New man for a new NASA mission

Forget space shuttles, orbiting telescopes, and more robotic rovers on Mars.

The next mission for NASA could be to steer soaring space-station costs back toward earth and restore credibility to what many call a dysfunctional space program.

This weekend, the agency bade farewell to administrator Daniel Goldin, who resigned after 10 years in office - an agency record. President Bush has nominated Sean O'Keefe, deputy director of the White House's Office of Management and Budget, to replace him.

In doing so, the White House is swapping the silver-visored helmet of a space cadet for the green eyeshade of a consummate bean counter.

Where Mr. Goldin was a product of the US aerospace industry, Mr. O'Keefe has served as chief financial officer for the Pentagon, Navy secretary, and business-school professor.

"O'Keefe is not known as a space enthusiast," says Keith Cowing, a former NASA scientist and editor of NASAWatch.com. "But he may be what the agency needs right now."

Under Goldin, unmanned craft found evidence of water on the moon, inaugurated a long-term program to explore Mars, and opened the door to competition from the aerospace industry and universities to plan and execute missions.

With a mandate to cut costs, Goldin implemented a "faster, better, cheaper" approach. In the spring of 1992, the Jet Propulsion Laboratory in Pasadena, Calif., "had five spacecraft in space and three or four under development," he said last month. "Today, we have 13 in space and 27 under development."

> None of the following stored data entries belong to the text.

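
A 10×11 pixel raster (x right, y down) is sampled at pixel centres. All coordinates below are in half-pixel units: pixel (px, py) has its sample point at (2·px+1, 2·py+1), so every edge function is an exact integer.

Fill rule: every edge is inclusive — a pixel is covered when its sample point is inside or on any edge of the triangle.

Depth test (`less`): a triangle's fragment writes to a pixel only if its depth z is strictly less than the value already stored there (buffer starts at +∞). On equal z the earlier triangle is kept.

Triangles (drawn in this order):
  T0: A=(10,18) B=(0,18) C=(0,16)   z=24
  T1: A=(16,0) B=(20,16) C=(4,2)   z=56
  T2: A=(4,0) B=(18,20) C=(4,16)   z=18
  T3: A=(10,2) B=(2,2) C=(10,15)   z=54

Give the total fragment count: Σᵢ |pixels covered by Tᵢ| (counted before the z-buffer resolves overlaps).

T0:
  2·area = 20
  edge (10, 18)→(0, 18): d=(-10,0) inclusive
  edge (0, 18)→(0, 16): d=(0,-2) inclusive
  edge (0, 16)→(10, 18): d=(10,2) inclusive
    (0,8)@(1, 17): e=[10,2,8] → #
    (1,8)@(3, 17): e=[10,6,4] → #
    (2,8)@(5, 17): e=[10,10,0] → #  [on edge]
    (3,8)@(7, 17): e=[10,14,-4] → ·
    (0,9)@(1, 19): e=[-10,2,28] → ·
    (1,9)@(3, 19): e=[-10,6,24] → ·
    (2,9)@(5, 19): e=[-10,10,20] → ·
    (7,9)@(15, 19): e=[-10,30,0] → ·  [on edge]
  covered (3 px):
    · · · · · · · · · ·
    · · · · · · · · · ·
    · · · · · · · · · ·
    · · · · · · · · · ·
    · · · · · · · · · ·
    · · · · · · · · · ·
    · · · · · · · · · ·
    · · · · · · · · · ·
    # # # · · · · · · ·
    · · · · · · · · · ·
    · · · · · · · · · ·
T1:
  2·area = 200
  edge (16, 0)→(20, 16): d=(4,16) inclusive
  edge (20, 16)→(4, 2): d=(-16,-14) inclusive
  edge (4, 2)→(16, 0): d=(12,-2) inclusive
    (5,0)@(11, 1): e=[84,114,2] → #
    (6,0)@(13, 1): e=[52,142,6] → #
    (7,0)@(15, 1): e=[20,170,10] → #
    (8,0)@(17, 1): e=[-12,198,14] → ·
    (3,1)@(7, 3): e=[156,26,18] → #
    (4,1)@(9, 3): e=[124,54,22] → #
    (8,1)@(17, 3): e=[-4,166,38] → ·
    (3,2)@(7, 5): e=[164,-6,42] → ·
    (4,2)@(9, 5): e=[132,22,46] → #
    (8,2)@(17, 5): e=[4,134,62] → #
    (9,2)@(19, 5): e=[-28,162,66] → ·
    (4,3)@(9, 7): e=[140,-10,70] → ·
  covered (25 px):
    · · · · · # # # · ·
    · · · # # # # # · ·
    · · · · # # # # # ·
    · · · · · # # # # ·
    · · · · · · # # # ·
    · · · · · · · # # ·
    · · · · · · · · # #
    · · · · · · · · · #
    · · · · · · · · · ·
    · · · · · · · · · ·
    · · · · · · · · · ·
T2:
  2·area = 224
  edge (4, 0)→(18, 20): d=(14,20) inclusive
  edge (18, 20)→(4, 16): d=(-14,-4) inclusive
  edge (4, 16)→(4, 0): d=(0,-16) inclusive
    (2,1)@(5, 3): e=[22,186,16] → #
    (3,1)@(7, 3): e=[-18,194,48] → ·
    (2,2)@(5, 5): e=[50,158,16] → #
    (3,2)@(7, 5): e=[10,166,48] → #
    (4,2)@(9, 5): e=[-30,174,80] → ·
    (2,3)@(5, 7): e=[78,130,16] → #
    (4,3)@(9, 7): e=[-2,146,80] → ·
    (2,4)@(5, 9): e=[106,102,16] → #
    (4,4)@(9, 9): e=[26,118,80] → #
    (5,4)@(11, 9): e=[-14,126,112] → ·
    (2,5)@(5, 11): e=[134,74,16] → #
    (5,5)@(11, 11): e=[14,98,112] → #
  covered (28 px):
    · · · · · · · · · ·
    · · # · · · · · · ·
    · · # # · · · · · ·
    · · # # · · · · · ·
    · · # # # · · · · ·
    · · # # # # · · · ·
    · · # # # # # · · ·
    · · # # # # # · · ·
    · · · · # # # # · ·
    · · · · · · · # # ·
    · · · · · · · · · ·
T3:
  2·area = 104  (B↔C swapped to make it positive)
  edge (10, 2)→(10, 15): d=(0,13) inclusive
  edge (10, 15)→(2, 2): d=(-8,-13) inclusive
  edge (2, 2)→(10, 2): d=(8,0) inclusive
    (1,1)@(3, 3): e=[91,5,8] → #
    (2,1)@(5, 3): e=[65,31,8] → #
    (3,1)@(7, 3): e=[39,57,8] → #
    (4,1)@(9, 3): e=[13,83,8] → #
    (5,1)@(11, 3): e=[-13,109,8] → ·
    (1,2)@(3, 5): e=[91,-11,24] → ·
    (2,2)@(5, 5): e=[65,15,24] → #
    (5,2)@(11, 5): e=[-13,93,24] → ·
    (2,3)@(5, 7): e=[65,-1,40] → ·
    (3,3)@(7, 7): e=[39,25,40] → #
    (5,3)@(11, 7): e=[-13,77,40] → ·
    (3,4)@(7, 9): e=[39,9,56] → #
  covered (13 px):
    · · · · · · · · · ·
    · # # # # · · · · ·
    · · # # # · · · · ·
    · · · # # · · · · ·
    · · · # # · · · · ·
    · · · · # · · · · ·
    · · · · # · · · · ·
    · · · · · · · · · ·
    · · · · · · · · · ·
    · · · · · · · · · ·
    · · · · · · · · · ·

Final: 69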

BUT the agency's credibility has come under fire in manned spaceflight - especially the International Space Station, now completing its first year of full-time crews. The project's costs, like those of the space-shuttle program before it, have ballooned far beyond original estimates - from an initial $17.4 billion to more than $30 billion.

Early on, the Bush administration planned to scale back US involvement to a "core" station with a crew of three instead of six. Future US modules were red-penciled. And this month, a task force on the project's budget concluded that NASA's cost estimate for finishing the "core" station between 2002 and 2008 "is not credible." It presented its own scenario for scaling back the station.

If confirmed by the Senate, O'Keefe jumps with both feet into this fiscal morass. Fixing the problem may require not just accounting savvy, but also deft diplomacy.

The task-force report stirred opposition by Canada and other partners. To cut the station's scope, they argue, violates international agreements and would essentially close off international use of the station.

In assessing how the agency might fare under O'Keefe, some analysts say it could blossom, as it did in its Apollo-program heyday under another numbers guy, James Webb.

Yet the agency's objectives have been growing less visionary since then, says John Pike, director of GlobalSecurity.org in Alexandria, Va. "Webb's mandate was to put a man on the moon. Richard Truly's ... was to help the agency recover from the Challenger disaster. Goldin's was to cut NASA's budget. Now O'Keefe's is to fix the space station."

O'Keefe's appointment "is a clear message from the administration: NASA has to clean up its act before we can talk about the neat stuff we'd like to see NASA do," says Patricia Dasch of the National Space Society.